Relates https://github.com/elastic/cloud-on-k8s/issues/4956 (general stale read problems in controllers), https://github.com/elastic/cloud-on-k8s/issues/4950 (test the operator with sieve) and https://github.com/kubernetes/kubernetes/issues/59848 (upstream k8s issue).

In terms of priority, this is likely less dramatic than it seems:

But can still happen hence deserves to be fixed.

Disabling the cache seems to be a rather extreme option? An option that would seem more reasonable to me would be to ensure the initial List (before Watch) is populated from a quorum read rather than using the apiserver cache; but not sure how easy that is to set up.

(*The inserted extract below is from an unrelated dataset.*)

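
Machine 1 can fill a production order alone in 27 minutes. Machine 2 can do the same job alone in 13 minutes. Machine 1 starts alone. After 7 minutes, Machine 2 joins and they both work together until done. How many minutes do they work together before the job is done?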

srteam2020 commented 2 years ago

Hello @sebgl Thanks for the reply.

Yes disabling the cache seems to be a extreme option. We are also looking for how to enforce the initial list populated from a quorum but have not found a simple solution yet.

julienlau commented 2 years ago

Is it specific to this kubernetes version or you just did not have time/ressources to test on other configurations ?

srteam2020 commented 2 years ago

The problem is not specific to this k8s version because the "time-travel" problem affects multiple k8s versions. And from the most recent response in the original issue, a controller can still go back in time after a restart in the most recent version. Our default testing environment is k8s 1.18.9, but we can definitely test other versions of k8s.